Belarus Must Vote This Year To Join Russia Or Face ‘Liquidation’

April 9, 2015
Alexander Lukashenko. Photo: AP Photo/Alexander Zemlianichenko

Staunton, April 9 — In what appears to be a response to Alexander Lukashenko’s recent declaration that Belarus will never become the northwestern part of the Russian Federation, a Moscow journalist says Belarusians must vote this year to become just that or face “the liquidation” of their country and “the fate of Ukraine.”

In the Moscow business newspaper, Vzglyad, Eduard Birov says that it is time for Lukashenko to hold a referendum that will open the way for his country to be united with Russia.

If that doesn’t happen, the journalist adds, “Belarus in its current form will be liquidated.”

The need for Belarus to take this step is “not some caprice of Putin but an objective necessity” in a world where smaller countries must make a clear choice between being part of Russia or being swallowed up by the West. Lukashenko understands this, Birov says, and must now act on it by agreeing to a referendum this fall on the future of Belarus.

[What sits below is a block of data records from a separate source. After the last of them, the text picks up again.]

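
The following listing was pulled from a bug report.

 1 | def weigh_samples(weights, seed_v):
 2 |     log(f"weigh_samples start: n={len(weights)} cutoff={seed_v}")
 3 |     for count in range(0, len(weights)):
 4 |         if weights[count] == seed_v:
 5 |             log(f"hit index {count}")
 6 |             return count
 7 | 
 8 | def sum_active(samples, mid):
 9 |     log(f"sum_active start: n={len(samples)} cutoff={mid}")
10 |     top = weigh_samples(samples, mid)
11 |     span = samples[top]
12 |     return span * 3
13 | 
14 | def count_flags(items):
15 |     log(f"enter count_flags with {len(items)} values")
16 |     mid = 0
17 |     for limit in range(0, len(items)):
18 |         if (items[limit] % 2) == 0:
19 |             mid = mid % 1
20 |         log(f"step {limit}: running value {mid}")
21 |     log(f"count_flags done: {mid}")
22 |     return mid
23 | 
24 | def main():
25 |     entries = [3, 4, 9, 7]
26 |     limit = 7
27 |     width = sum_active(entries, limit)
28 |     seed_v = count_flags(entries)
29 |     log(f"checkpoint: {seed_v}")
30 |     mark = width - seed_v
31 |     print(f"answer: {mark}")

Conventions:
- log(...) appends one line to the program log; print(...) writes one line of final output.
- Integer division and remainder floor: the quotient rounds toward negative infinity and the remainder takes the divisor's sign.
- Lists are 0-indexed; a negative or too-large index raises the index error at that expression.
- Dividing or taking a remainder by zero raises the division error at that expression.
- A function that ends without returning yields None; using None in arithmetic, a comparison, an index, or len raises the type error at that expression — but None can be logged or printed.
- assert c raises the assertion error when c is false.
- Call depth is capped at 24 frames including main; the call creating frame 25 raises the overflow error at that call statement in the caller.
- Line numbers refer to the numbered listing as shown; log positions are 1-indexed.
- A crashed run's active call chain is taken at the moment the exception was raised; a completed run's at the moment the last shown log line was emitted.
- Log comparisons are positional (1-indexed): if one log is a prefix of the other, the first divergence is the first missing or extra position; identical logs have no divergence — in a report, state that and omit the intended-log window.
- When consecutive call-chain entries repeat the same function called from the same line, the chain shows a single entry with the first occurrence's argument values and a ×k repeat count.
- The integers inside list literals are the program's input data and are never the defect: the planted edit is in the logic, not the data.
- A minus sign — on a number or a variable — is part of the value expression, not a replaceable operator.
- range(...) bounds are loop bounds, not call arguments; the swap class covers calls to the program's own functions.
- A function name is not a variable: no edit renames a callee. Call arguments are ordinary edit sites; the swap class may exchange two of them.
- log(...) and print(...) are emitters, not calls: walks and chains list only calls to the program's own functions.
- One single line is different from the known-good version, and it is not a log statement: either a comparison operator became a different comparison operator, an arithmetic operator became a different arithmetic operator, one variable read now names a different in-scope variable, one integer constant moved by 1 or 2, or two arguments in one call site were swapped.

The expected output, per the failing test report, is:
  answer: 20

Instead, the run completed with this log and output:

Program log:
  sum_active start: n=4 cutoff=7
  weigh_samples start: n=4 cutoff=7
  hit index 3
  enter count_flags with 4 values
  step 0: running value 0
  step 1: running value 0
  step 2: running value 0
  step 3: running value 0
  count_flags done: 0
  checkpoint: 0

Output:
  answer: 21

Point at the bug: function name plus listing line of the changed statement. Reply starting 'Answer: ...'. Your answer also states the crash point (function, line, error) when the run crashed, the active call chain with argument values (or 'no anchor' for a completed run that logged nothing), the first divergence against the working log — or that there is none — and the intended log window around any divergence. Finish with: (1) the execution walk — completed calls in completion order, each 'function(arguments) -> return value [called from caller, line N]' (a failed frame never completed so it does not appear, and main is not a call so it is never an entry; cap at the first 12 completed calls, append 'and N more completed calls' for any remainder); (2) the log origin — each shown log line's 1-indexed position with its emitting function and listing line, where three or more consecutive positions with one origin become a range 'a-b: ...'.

Answer: the defect is in count_flags at line 19.
The tell: The log first diverges at position 6: the faulty run prints 'step 1: running value 0' where the working version prints 'step 1: running value 1'.
Call chain: main.
First divergence: position 6 — shown 'step 1: running value 0', intended 'step 1: running value 1'.
Intended log window:
  4: enter count_flags with 4 values
  5: step 0: running value 0
  6: step 1: running value 1
  7: step 2: running value 1
Execution walk:
  weigh_samples([3, 4, 9, 7], 7) -> 3  [called from sum_active, line 10]
  sum_active([3, 4, 9, 7], 7) -> 21  [called from main, line 27]
  count_flags([3, 4, 9, 7]) -> 0  [called from main, line 28]
Log origins:
  1: from sum_active, line 9
  2: from weigh_samples, line 2
  3: from weigh_samples, line 5
  4: from count_flags, line 15
  5-8: from count_flags, line 20
  9: from count_flags, line 21
  10: from main, line 29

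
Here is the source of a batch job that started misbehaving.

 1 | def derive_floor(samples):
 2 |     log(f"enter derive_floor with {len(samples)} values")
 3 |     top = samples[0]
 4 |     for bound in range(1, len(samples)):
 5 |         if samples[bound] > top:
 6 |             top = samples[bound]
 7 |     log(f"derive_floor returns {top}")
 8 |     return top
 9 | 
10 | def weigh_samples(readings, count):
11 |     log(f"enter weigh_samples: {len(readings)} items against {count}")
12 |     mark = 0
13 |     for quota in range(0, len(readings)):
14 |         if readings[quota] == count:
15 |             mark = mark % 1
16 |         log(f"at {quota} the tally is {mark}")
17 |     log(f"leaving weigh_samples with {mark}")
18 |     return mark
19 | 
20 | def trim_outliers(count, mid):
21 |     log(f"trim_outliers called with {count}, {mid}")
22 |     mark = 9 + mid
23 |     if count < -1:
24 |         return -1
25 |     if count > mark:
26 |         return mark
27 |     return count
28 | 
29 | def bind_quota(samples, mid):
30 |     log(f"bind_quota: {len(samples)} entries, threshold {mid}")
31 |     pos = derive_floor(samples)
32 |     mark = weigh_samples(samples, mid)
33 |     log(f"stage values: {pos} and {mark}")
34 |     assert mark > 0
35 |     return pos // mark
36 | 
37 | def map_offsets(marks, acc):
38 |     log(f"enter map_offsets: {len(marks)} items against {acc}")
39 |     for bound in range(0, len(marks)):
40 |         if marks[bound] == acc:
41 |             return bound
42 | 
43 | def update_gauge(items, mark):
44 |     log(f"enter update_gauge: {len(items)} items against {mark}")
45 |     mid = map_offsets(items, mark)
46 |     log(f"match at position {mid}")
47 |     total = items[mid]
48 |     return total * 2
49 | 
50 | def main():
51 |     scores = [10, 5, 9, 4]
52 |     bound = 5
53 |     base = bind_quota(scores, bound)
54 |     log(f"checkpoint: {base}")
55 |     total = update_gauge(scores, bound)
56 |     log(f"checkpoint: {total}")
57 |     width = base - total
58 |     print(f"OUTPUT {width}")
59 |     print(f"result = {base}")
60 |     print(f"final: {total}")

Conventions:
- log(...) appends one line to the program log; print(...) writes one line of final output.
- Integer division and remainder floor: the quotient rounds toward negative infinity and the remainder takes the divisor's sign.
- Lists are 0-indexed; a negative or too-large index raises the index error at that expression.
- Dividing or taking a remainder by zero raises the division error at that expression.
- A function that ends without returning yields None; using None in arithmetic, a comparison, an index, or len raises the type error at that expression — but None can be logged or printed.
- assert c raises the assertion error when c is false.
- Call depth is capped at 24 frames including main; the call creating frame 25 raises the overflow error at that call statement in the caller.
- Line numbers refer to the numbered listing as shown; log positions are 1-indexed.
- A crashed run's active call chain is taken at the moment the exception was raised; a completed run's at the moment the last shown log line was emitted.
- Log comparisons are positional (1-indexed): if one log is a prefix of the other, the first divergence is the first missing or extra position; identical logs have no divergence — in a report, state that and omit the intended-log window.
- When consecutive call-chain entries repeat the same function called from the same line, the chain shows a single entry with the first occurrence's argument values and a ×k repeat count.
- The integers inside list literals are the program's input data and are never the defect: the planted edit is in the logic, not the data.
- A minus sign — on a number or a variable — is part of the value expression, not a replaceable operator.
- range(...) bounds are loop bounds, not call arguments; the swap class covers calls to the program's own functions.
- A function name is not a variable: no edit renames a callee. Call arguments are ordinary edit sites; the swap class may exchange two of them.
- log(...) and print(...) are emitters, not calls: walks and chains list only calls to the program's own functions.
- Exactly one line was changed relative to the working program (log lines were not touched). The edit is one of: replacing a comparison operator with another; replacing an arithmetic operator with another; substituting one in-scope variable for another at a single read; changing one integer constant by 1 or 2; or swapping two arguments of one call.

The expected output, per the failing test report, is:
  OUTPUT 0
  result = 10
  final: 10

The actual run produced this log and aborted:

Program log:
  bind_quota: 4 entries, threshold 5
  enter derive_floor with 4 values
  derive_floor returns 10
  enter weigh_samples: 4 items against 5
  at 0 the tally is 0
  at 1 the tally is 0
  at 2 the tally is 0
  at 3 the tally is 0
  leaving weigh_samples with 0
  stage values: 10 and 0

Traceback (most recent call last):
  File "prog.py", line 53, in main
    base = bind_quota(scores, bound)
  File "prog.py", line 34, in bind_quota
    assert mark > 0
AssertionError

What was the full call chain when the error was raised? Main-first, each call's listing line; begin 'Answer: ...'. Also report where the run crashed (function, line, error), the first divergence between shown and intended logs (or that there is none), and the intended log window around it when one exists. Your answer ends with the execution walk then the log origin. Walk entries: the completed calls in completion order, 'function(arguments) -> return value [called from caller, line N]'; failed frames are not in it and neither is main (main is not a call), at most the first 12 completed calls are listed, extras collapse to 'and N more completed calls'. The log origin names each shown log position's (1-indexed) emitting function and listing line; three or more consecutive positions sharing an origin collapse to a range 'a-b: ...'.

Answer: main -> bind_quota (called at line 53).
Core observation: Position 6 is the first bad log line: 'at 1 the tally is 0' should read 'at 1 the tally is 1'.
Crash: bind_quota, line 34, AssertionError.
First divergence: position 6 — shown 'at 1 the tally is 0', intended 'at 1 the tally is 1'.
Intended log window:
  4: enter weigh_samples: 4 items against 5
  5: at 0 the tally is 0
  6: at 1 the tally is 1
  7: at 2 the tally is 1
Execution walk:
  derive_floor([10, 5, 9, 4]) -> 10  [called from bind_quota, line 31]
  weigh_samples([10, 5, 9, 4], 5) -> 0  [called from bind_quota, line 32]
Log line origins:
  1: from bind_quota, line 30
  2: from derive_floor, line 2
  3: from derive_floor, line 7
  4: from weigh_samples, line 11
  5-8: from weigh_samples, line 16
  9: from weigh_samples, line 17
  10: from bind_quota, line 33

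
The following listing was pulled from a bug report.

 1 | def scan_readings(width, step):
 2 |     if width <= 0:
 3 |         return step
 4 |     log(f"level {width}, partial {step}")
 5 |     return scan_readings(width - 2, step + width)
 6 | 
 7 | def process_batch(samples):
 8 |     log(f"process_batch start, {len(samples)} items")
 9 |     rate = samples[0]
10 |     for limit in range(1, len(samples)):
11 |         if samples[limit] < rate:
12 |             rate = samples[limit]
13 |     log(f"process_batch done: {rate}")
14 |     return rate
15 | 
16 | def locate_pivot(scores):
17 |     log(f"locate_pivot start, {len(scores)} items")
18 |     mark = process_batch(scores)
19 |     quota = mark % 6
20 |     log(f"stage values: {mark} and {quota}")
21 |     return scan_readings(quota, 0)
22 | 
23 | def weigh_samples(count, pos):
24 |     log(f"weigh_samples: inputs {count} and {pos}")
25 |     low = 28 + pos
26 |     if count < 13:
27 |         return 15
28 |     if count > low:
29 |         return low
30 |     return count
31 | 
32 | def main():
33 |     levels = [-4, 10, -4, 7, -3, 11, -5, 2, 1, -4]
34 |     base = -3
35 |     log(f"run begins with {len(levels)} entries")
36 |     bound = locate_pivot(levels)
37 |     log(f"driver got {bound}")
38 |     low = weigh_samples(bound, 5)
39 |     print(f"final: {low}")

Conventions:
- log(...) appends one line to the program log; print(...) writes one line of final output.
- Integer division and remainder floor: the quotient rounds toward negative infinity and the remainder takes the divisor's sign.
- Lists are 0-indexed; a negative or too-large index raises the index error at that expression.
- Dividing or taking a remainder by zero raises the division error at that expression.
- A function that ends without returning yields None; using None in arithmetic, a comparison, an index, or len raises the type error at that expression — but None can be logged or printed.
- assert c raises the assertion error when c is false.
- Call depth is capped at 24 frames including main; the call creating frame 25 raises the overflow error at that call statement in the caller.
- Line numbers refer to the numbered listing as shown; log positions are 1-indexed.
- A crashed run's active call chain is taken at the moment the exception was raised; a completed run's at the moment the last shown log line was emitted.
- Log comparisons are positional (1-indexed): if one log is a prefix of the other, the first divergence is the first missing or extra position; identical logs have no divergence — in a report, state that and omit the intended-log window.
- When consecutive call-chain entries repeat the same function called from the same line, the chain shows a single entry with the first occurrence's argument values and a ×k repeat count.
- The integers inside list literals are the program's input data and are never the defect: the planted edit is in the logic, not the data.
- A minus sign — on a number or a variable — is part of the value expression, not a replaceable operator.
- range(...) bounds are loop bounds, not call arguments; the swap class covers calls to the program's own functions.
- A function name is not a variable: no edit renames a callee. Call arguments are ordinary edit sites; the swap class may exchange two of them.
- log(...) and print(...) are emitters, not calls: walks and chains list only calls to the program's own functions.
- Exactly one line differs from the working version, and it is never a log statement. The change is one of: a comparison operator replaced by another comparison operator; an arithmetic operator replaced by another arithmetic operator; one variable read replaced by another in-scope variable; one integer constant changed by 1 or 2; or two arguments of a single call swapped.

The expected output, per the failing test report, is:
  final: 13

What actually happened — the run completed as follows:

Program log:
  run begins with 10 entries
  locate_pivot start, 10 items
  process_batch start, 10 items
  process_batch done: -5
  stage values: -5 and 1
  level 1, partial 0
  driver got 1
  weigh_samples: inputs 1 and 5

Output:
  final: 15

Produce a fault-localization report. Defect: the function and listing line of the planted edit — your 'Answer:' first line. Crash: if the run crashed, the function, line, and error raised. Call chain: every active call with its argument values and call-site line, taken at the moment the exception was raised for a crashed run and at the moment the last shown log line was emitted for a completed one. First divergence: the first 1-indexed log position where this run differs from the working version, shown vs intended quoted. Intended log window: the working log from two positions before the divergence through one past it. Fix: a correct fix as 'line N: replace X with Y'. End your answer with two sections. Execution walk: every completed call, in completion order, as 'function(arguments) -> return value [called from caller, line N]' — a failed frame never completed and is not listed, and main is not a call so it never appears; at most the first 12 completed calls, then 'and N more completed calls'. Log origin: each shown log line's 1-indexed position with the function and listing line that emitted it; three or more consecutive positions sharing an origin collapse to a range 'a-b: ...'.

Answer: the defect is in weigh_samples at line 27.
Key fact: Nothing in the log betrays the bug — only the output does.
Call chain: main -> weigh_samples(1, 5) (called at line 38).
First divergence: none; the two logs match at every position.
Execution walk:
  process_batch([-4, 10, -4, 7, -3, 11, -5, 2, 1, -4]) -> -5  [called from locate_pivot, line 18]
  scan_readings(-1, 1) -> 1  [called from scan_readings, line 5]
  scan_readings(1, 0) -> 1  [called from locate_pivot, line 21]
  locate_pivot([-4, 10, -4, 7, -3, 11, -5, 2, 1, -4]) -> 1  [called from main, line 36]
  weigh_samples(1, 5) -> 15  [called from main, line 38]
Origin of each log line:
  1: emitted by main (line 35)
  2: emitted by locate_pivot (line 17)
  3: emitted by process_batch (line 8)
  4: emitted by process_batch (line 13)
  5: emitted by locate_pivot (line 20)
  6: emitted by scan_readings (line 4)
  7: emitted by main (line 37)
  8: emitted by weigh_samples (line 24)
A correct fix: line 27: replace `15` with `13`.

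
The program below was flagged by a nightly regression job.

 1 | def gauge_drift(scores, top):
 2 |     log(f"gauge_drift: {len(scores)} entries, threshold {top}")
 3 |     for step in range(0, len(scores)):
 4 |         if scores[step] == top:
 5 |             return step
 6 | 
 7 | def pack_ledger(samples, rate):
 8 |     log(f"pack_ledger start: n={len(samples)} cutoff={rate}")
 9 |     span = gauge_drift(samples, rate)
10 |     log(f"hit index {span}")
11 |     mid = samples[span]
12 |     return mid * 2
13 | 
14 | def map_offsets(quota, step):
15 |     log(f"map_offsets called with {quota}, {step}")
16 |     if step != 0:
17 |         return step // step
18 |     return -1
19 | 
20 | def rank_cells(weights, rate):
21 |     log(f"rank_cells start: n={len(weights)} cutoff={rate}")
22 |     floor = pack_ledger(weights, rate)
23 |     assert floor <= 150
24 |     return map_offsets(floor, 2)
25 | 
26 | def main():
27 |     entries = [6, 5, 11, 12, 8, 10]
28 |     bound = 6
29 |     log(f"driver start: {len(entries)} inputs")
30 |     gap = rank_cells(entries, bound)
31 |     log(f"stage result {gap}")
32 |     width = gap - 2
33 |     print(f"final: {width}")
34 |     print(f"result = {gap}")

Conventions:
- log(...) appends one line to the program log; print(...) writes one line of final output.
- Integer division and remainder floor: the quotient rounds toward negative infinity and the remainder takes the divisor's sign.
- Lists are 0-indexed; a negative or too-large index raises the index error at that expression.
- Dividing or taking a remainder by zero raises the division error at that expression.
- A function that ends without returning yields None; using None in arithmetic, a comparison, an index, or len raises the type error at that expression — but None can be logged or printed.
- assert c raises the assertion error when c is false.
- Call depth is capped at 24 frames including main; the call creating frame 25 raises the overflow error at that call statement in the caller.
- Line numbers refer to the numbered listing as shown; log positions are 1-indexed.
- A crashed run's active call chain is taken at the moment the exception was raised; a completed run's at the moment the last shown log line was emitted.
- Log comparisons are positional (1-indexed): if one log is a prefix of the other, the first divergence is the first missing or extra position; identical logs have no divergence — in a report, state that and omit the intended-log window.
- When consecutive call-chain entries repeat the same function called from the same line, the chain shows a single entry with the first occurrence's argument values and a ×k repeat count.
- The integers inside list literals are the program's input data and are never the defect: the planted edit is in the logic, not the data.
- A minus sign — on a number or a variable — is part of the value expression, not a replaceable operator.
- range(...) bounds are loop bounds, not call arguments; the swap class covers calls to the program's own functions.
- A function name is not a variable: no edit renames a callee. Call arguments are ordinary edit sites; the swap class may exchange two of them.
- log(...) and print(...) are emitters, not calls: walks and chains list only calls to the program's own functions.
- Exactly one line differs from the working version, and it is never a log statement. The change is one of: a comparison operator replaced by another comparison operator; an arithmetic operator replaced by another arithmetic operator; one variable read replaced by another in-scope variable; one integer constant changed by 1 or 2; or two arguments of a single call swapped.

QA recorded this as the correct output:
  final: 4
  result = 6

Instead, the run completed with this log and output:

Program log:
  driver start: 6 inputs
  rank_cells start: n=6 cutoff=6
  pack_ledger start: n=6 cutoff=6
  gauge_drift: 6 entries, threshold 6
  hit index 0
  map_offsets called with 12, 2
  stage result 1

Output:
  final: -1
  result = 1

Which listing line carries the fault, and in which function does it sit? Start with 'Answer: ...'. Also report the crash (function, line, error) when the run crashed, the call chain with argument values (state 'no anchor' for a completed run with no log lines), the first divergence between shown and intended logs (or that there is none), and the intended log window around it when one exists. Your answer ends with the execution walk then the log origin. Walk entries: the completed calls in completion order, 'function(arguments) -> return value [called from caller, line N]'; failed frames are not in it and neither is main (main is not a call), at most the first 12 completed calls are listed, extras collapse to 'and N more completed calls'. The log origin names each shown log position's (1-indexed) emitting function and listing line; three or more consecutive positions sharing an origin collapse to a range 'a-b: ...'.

Answer: the defect is in map_offsets at line 17.
The tell: At log position 7 the runs split — shown 'stage result 1', but the working version logs 'stage result 6'.
Call chain: main.
First divergence: position 7 — shown 'stage result 1', intended 'stage result 6'.
Intended log window:
  5: hit index 0
  6: map_offsets called with 12, 2
  7: stage result 6
Execution walk:
  gauge_drift([6, 5, 11, 12, 8, 10], 6) -> 0  [called from pack_ledger, line 9]
  pack_ledger([6, 5, 11, 12, 8, 10], 6) -> 12  [called from rank_cells, line 22]
  map_offsets(12, 2) -> 1  [called from rank_cells, line 24]
  rank_cells([6, 5, 11, 12, 8, 10], 6) -> 1  [called from main, line 30]
Origin of each log line:
  1 — main, line 29
  2 — rank_cells, line 21
  3 — pack_ledger, line 8
  4 — gauge_drift, line 2
  5 — pack_ledger, line 10
  6 — map_offsets, line 15
  7 — main, line 31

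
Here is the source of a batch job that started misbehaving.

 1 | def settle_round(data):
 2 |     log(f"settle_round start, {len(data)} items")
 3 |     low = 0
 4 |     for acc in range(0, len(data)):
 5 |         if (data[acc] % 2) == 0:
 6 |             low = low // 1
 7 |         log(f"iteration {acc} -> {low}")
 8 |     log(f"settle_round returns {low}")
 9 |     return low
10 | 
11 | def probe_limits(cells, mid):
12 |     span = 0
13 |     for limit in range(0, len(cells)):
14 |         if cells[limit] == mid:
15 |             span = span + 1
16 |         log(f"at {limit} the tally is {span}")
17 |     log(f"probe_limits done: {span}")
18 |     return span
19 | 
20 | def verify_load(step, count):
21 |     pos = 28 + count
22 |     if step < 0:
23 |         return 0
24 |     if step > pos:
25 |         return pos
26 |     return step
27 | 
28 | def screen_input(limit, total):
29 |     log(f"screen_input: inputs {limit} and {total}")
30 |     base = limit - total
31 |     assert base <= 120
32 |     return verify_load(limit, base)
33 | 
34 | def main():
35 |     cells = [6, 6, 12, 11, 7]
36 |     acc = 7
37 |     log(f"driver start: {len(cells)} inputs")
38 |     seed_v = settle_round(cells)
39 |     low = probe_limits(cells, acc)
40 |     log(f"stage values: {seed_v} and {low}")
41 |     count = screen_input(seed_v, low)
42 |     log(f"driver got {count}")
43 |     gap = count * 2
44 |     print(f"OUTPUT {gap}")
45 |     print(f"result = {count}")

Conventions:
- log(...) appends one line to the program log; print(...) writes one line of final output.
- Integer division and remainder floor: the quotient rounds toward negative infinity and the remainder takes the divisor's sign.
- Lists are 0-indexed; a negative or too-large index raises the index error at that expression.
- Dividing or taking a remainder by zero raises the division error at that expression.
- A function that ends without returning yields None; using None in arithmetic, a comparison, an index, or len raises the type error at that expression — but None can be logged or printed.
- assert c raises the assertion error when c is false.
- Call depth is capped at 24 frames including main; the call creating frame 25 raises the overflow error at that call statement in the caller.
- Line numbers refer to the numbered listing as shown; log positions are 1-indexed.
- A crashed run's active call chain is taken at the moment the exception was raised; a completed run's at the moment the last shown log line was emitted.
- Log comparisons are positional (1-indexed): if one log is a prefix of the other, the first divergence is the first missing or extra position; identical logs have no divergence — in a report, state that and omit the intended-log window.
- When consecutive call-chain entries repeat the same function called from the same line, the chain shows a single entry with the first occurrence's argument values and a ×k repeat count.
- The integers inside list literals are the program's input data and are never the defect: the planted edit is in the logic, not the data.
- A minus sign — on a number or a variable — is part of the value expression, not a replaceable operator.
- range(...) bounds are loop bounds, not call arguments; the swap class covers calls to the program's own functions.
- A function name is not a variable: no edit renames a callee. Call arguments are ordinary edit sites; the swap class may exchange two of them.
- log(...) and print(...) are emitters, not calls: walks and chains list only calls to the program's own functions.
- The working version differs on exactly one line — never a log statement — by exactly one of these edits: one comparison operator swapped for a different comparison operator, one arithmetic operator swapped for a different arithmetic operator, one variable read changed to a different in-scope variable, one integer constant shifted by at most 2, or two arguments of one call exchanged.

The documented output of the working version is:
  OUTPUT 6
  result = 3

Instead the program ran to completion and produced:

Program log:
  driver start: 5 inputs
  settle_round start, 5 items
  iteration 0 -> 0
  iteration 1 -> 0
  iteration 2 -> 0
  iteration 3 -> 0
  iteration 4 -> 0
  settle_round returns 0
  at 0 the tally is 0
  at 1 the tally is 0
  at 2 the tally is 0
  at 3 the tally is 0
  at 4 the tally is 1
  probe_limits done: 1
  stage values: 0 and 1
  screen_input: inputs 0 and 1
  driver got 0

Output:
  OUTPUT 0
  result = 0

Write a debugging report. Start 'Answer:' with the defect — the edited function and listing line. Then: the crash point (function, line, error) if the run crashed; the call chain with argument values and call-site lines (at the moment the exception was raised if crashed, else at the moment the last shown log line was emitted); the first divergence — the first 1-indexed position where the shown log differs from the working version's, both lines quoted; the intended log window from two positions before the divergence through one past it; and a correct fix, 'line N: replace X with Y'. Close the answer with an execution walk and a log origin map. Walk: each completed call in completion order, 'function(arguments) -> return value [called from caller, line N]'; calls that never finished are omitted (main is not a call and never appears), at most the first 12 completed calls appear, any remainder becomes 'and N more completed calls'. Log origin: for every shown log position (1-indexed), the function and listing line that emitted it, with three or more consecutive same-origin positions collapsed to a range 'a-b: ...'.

Answer: the defect is in settle_round at line 6.
Core observation: At log position 3 the runs split — shown 'iteration 0 -> 0', but the working version logs 'iteration 0 -> 1'.
Call chain: main.
First divergence: position 3 — shown 'iteration 0 -> 0', intended 'iteration 0 -> 1'.
Intended log window:
  1: driver start: 5 inputs
  2: settle_round start, 5 items
  3: iteration 0 -> 1
  4: iteration 1 -> 2
Execution walk:
  settle_round([6, 6, 12, 11, 7]) -> 0  [called from main, line 38]
  probe_limits([6, 6, 12, 11, 7], 7) -> 1  [called from main, line 39]
  verify_load(0, -1) -> 0  [called from screen_input, line 32]
  screen_input(0, 1) -> 0  [called from main, line 41]
Log origin:
  1: logged in main at line 37
  2: logged in settle_round at line 2
  3-7: logged in settle_round at line 7
  8: logged in settle_round at line 8
  9-13: logged in probe_limits at line 16
  14: logged in probe_limits at line 17
  15: logged in main at line 40
  16: logged in screen_input at line 29
  17: logged in main at line 42
A correct fix: line 6: replace `//` with `+`.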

Valery Karbalevich of Radio Liberty’s Belarusian Service suggests that this Moscow article is “very indicative” of the attitudes of many in the Russian capital not only about Belarus but about the nature of the world, attitudes Kremlin propaganda promotes and now apparently believes.

“Russian media in connection with the Ukrainian crisis,” Karbalevich says, “have devoted great efforts for creating political myths with the goal … of justifying the current policy of the Kremlin.” What is both surprising and disturbing is that, as Birov’s article suggests, they have begun to believe their “own myths.”

The Belarusian broadcaster notes that “the leitmotif of the entire article is the demonization of the West as the absolute evil which is opposed to absolute good, that is the Russian Federation” and the related notion that individuals and entire countries must choose which side they are going to be on.

From Birov’s point of view, “the current international system in the region recalls that on the eve of World War II. Then in expectation of a military confrontation, the USSR and Germany divided Central Europe between themselves, depriving the small countries of sovereignty and unifying them with themselves.”

“Now all this is being repeated,” Karbalevich says, and it is being justified by the notion that “if we do not seize them, they — that is, the West, will.”

Birov’s logic “is interesting: if Russia liquidates Belarus, this is good, but if the West does the same thing, this is bad. But ‘the subordination to the West,’ which Eduard Birov threatens is not the liquidation of statehood; and why such subordination would be worse for Belarus than unification with Russia, the author does not explain.”

Birov has “no doubt” that the Belarusians would vote for unity with Russia, but he is almost certainly wrong at least if the votes are cast and counted honestly.

According to the latest polls, only 26.3 percent of Belarusians would vote for unity with Russia, while 48.9 percent would vote against.

Clearly, Karbalevich says, people in Moscow don’t know much about Belarus despite viewing it as their “closest ally.”

And he adds, “it is interesting that in Russia there are dozens of analytic centers but almost none of them focuses on the special study of Belarus. The reason? It is the very same ‘Russian world.’

What he doesn’t say but with justice could is the situation in the West is almost as bad: There are very few centers or scholars there either working on a country that occupies some of the most geopolitically important territory in Europe: as a glance at a map will show, a line between Moscow and Berlin doesn’t go through Ukraine as many think but through Belarus.